Simply put, Nitzer Ebb’s ‘Industrial Complex’ is a real stormer. Right from the opening moments of ‘Promises’, the listener is pushed into a whirlpool of pure industrial punk with unrelenting beats, squelching electronic madness and Douglas McCarthy’s’ haunting vocals. The follow-up, ‘Once You Say’ has an equally addictive quality. It displays just how influential Ebb are to all walks of life within the industrial and electronic scene – everyone from Nine Inch Nails to Depeche Mode and 16Volt (so really, anyone ever worth their wires) have name-checked the band for their skill and diversity. On this track, pop-style overtakes the coldwave edge of the opener and opens up the band to a new fanbase.

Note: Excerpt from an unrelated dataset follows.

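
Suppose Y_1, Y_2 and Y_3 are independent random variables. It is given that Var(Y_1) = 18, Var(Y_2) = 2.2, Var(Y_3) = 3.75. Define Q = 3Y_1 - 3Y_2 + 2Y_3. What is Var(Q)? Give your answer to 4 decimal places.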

‘Never Known’ strikes much harder with some intelligent drum work and haunting Tom Waits-esque vocals – it’s one of the strongest tracks on the album (taking into account the unusually heartfelt lyrics: ‘I came 2,000 miles for just one of your smiles’) and it really sets the blueprint for modern industrial rock – the acoustic instrumentation balances incredibly well with the blistering dark electro noise.
‘Going Away’ continues to explore the more personal themes of ‘Industrial Complex’ – there seems to be overriding ideas of isolation and the darker side of relationships on offer here – standout moments include the touching synth work and soft vocal tones. This is arguably the most sensitive track the group have written and for most Ebbheads it will be a welcome addition to this record.
This strong theme of relationships strikes again for ‘Hit You Back’, though this time it’s a proper electro stomper that strikes in all the right places (no pun intended), it incorporates the lighter side of the earlier tracks with the raw industrial sound that will always be associated with this cult act.
‘Payroll’ is definitely our standout track from the record – it’s almost Prodigy-esque in its venomous techno-punk delivery – this one’s going to be a live favourite and it should see strong rotation on any self-respecting DJ’s list – there’s tasty rock bits, dashes of EBM and unrelenting electronic, synth-drenched fury throughout. Nice.
Meanwhile, ‘Down On Your Knees’ slows things again – it’s a straight and true synthpop masterstroke that will burrow its way into your subconscious and stay there for days – it’s one of the more dancefloor-friendly tunes on the record. The next tune, ‘I Don’t Know You’ is about as close to sugary-sweet pop the Ebb will ever come and it’s definitely different to what many will expect – people might say it’s the disk’s weakest track but it really is open to interpretation and the band’s increasingly wide fanbase.
‘My Door Is Open’ again, is an honest and unadulterated foray into the underground with heavy-hitting and sharp electro-rock sounds while ‘I Am Undone’ is the ultimate industrial ballad (yes, it rivals anything NIN and Reznor have done) – it should go down a treat live, the keyboards are enchanting while the vocals portray a variety of emotions, laid upon a bed of strong beats.
‘Kiss Kiss Bang Bang’ presents another dip into the world of cyberpunk – it’s brutal and built for raccous and sweaty dance-offs. Electronic and acoustic percussion take presidence here while synths work very well and add a real sense of chaos and drive to the music.
The final offering on this is ‘Travelling’ and it’s one of the most experimental songs on here, while there’s an overriding pop sheen to this stuff, it’s still got the deep and dirty feel that will hook fans of everything from the aforementioned NIN to Gary Numan via The Cure. This is the real deal and without Nitzer Ebb industrial really would be a hollow genre. This album is about substance and diversity – it provides these things and offers a whole lot more. Nitzer Ebb rock harder than they have before, and they certainly take a more commercial turn than on previous outings but it’s all in the name of staying vibrant and original. Good work lads.